Travel also got more expensive with a £7,000 increase from £12,000 to £19,000. DX spent £7,000 on repairing things.

Dance City, the NDA based in Newcastle upon Tyne, spent more than £45,000 fixing and replacing parts of their broken building. They spent just shy of £50,000 the year before fixing things, their building is apparently made out of cardboard.

The NDA brought in £25,000 from their box office and £196,461 from classes and workshops. £36,000 was expended on advertising and £10,800 on travel and accommodation. Cleaning their fragile home cost £37,000 and wages and salaries £304,513.

Dance City did save a lot on postage and printing this time around though with £12,683 finding its way to the Royal Mail and various print shops down from a staggering £42,783 the year before.

Providing light and heat cost the agency just over £35,000.

Dance East, when they are not running rural retreats, are spending £145,000 on "artists fees" and £80,000 on accommodation and travel. They brought in £75,000 from ticket sales and £97,000 from classes and workshops.

Just like Dance City they managed to cut their postage and printing costs dramatically by more than £70,000 from the year before to £27,000 for printing and £18,000 for postage. Phone and internet cost them £21,000.

Either email is catching on or we're running out of trees!

Paying their teachers cost them £142,000 up by approximately £40,000 from the year before.

The agency's in house cafeteria, Dance Eats (geddit!) made a trading loss of £63,155. Notes in the accounts state that changes have been made to the running of this facility though and a small profit is now being made, no numbers are specified.

None of the agencies pay any of their employees more than £60,00 per year, apart from ThePlace that still has two earning more than that amount.

Notes To The Account

We present these numbers to you because, more often than not, most people are completely unaware of just how much money is flowing through these organisations over the course of a year.

The accounts are freely available via the Charities Commission website for any company that is a registered charity, which is all of them.

We encourage you to download and study the numbers because you never know just how useful they might be the next time Company A tells you they don't have any money to pay you properly which might be down to their very expensive phone bills.

[ The Charities Commission ]

  • Lisa

    I don't mind Dance Agencies gettng a lot of money. But it just never seems to filter down to where it really matters and that's the Artist producing the work. Or at least have the majority of the funds for the artist/new work. Afterall they do claim to be supportive of dance, but i can't help but think most of it goes into nonsense that's unnecessary.

  • Kema

    I would like an explanation of what these Dance Companies actually call Marketing.

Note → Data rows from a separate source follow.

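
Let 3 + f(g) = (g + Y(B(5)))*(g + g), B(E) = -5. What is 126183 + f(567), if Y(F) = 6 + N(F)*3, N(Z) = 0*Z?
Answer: 775962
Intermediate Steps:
N(Z) = 0
Y(F) = 6 (Y(F) = 6 + 0*3 = 6 + 0 = 6)
f(g) = -3 + 2*g*(6 + g) (f(g) = -3 + (g + 6)*(g + g) = -3 + (6 + g)*(2*g) = -3 + 2*g*(6 + g))
126183 + f(567) = 126183 + (-3 + 2*567² + 12*567) = 126183 + (-3 + 2*321489 + 6804) = 126183 + (-3 + 642978 + 6804) = 126183 + 649779 = 775962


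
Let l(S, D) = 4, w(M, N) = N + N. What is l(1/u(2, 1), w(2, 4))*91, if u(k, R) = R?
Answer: 364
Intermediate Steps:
w(M, N) = 2*N
l(1/u(2, 1), w(2, 4))*91 = 4*91 = 364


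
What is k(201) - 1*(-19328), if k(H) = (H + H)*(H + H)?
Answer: 180932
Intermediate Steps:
k(H) = 4*H² (k(H) = (2*H)*(2*H) = 4*H²)
k(201) - 1*(-19328) = 4*201² - 1*(-19328) = 4*40401 + 19328 = 161604 + 19328 = 180932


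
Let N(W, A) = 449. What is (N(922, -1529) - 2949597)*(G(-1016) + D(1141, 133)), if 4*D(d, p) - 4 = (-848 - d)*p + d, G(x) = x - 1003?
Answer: 200149827316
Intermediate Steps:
G(x) = -1003 + x
D(d, p) = 1 + d/4 + p*(-848 - d)/4 (D(d, p) = 1 + ((-848 - d)*p + d)/4 = 1 + (p*(-848 - d) + d)/4 = 1 + (d + p*(-848 - d))/4 = 1 + (d/4 + p*(-848 - d)/4) = 1 + d/4 + p*(-848 - d)/4)
(N(922, -1529) - 2949597)*(G(-1016) + D(1141, 133)) = (449 - 2949597)*((-1003 - 1016) + (1 - 212*133 + (¼)*1141 - ¼*1141*133)) = -2949148*(-2019 + (1 - 28196 + 1141/4 - 151753/4)) = -2949148*(-2019 - 65848) = -2949148*(-67867) = 200149827316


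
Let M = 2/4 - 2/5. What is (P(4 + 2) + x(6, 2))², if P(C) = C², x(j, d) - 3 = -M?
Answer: 151321/100 ≈ 1513.2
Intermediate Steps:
M = ⅒ (M = 2*(¼) - 2*⅕ = ½ - ⅖ = ⅒ ≈ 0.10000)
x(j, d) = 29/10 (x(j, d) = 3 - 1*⅒ = 3 - ⅒ = 29/10)
(P(4 + 2) + x(6, 2))² = ((4 + 2)² + 29/10)² = (6² + 29/10)² = (36 + 29/10)² = (389/10)² = 151321/100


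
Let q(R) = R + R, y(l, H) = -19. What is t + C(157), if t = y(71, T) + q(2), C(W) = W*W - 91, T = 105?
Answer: 24543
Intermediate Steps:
q(R) = 2*R
C(W) = -91 + W² (C(W) = W² - 91 = -91 + W²)
t = -15 (t = -19 + 2*2 = -19 + 4 = -15)
t + C(157) = -15 + (-91 + 157²) = -15 + (-91 + 24649) = -15 + 24558 = 24543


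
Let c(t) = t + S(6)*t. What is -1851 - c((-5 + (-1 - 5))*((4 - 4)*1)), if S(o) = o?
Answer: -1851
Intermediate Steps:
c(t) = 7*t (c(t) = t + 6*t = 7*t)
-1851 - c((-5 + (-1 - 5))*((4 - 4)*1)) = -1851 - 7*(-5 + (-1 - 5))*((4 - 4)*1) = -1851 - 7*(-5 - 6)*(0*1) = -1851 - 7*(-11*0) = -1851 - 7*0 = -1851 - 1*0 = -1851 + 0 = -1851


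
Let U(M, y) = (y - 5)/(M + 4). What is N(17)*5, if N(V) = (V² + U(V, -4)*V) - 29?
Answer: 8845/7 ≈ 1263.6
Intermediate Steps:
U(M, y) = (-5 + y)/(4 + M)
N(V) = -29 + V² - 9*V/(4 + V) (N(V) = (V² + ((-5 - 4)/(4 + V))*V) - 29 = (V² + (-9/(4 + V))*V) - 29 = (V² - 9*V/(4 + V)) - 29 = -29 + V² - 9*V/(4 + V))
N(17)*5 = ((-9*17 + (-29 + 17²)*(4 + 17))/(4 + 17))*5 = ((-153 + (-29 + 289)*21)/21)*5 = ((-153 + 260*21)/21)*5 = ((-153 + 5460)/21)*5 = ((1/21)*5307)*5 = (1769/7)*5 = 8845/7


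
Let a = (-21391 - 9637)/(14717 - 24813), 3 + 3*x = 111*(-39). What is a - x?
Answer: 3652413/2524 ≈ 1447.1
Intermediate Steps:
x = -1444 (x = -1 + (111*(-39))/3 = -1 + (⅓)*(-4329) = -1 - 1443 = -1444)
a = 7757/2524 (a = -31028/(-10096) = -31028*(-1/10096) = 7757/2524 ≈ 3.0733)
a - x = 7757/2524 - 1*(-1444) = 7757/2524 + 1444 = 3652413/2524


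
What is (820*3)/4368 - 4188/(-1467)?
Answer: 608389/177996 ≈ 3.4180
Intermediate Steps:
(820*3)/4368 - 4188/(-1467) = 2460*(1/4368) - 4188*(-1/1467) = 205/364 + 1396/489 = 608389/177996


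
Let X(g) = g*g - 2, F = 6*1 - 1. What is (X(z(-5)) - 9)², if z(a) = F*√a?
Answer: 18496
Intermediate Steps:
F = 5 (F = 6 - 1 = 5)
z(a) = 5*√a
X(g) = -2 + g² (X(g) = g² - 2 = -2 + g²)
(X(z(-5)) - 9)² = ((-2 + (5*√(-5))²) - 9)² = ((-2 + (5*(I*√5))²) - 9)² = ((-2 + (5*I*√5)²) - 9)² = ((-2 - 125) - 9)² = (-127 - 9)² = (-136)² = 18496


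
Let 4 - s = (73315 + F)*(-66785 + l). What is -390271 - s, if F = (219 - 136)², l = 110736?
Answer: 3524655729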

    I see small flyers at Manchester Piccadilly Train station when Ballet Companies are coming to Manchester or Salford; obviously there are printing and distribution costs but I can't see how they manage to spend so much and recoup so little. When I was a freelancer I would work out how much I was going to spend on business cards, letters, postage and website, and usually if you got one day of work out of it you recoup your "marketing expenses". But to leave flyers in Art Galleries/Museums/Library isn't what I would call targeted marketing.

    The majority of dance audiences are old Balletomanes (and Contemporomanes!!) who know that their favourite company is coming anyway and school and college groups.
    A email sent to all schools, colleges and Universities that teach dance with a link to a downloadable HD 5 minute trailer would do more that an A4 full colour tri-fold flyer stuck in a "marketing display".

    The videos on Article19 are an excellent VISUAL way of marketing dance. The Arts Council as the main funder could host a dance company trailers website and just ask each company to provide a trailer for their latest show. The detailed visitor stats could give a real idea of how many people (and from which area) have looked at the video marketing as opposed to not knowing who picks up your flyers at the train station!!

  • one possible source of their very expensive marketing costs could be print ads in national newspapers, which are very very expensive. as to the effect of such ads? who knows!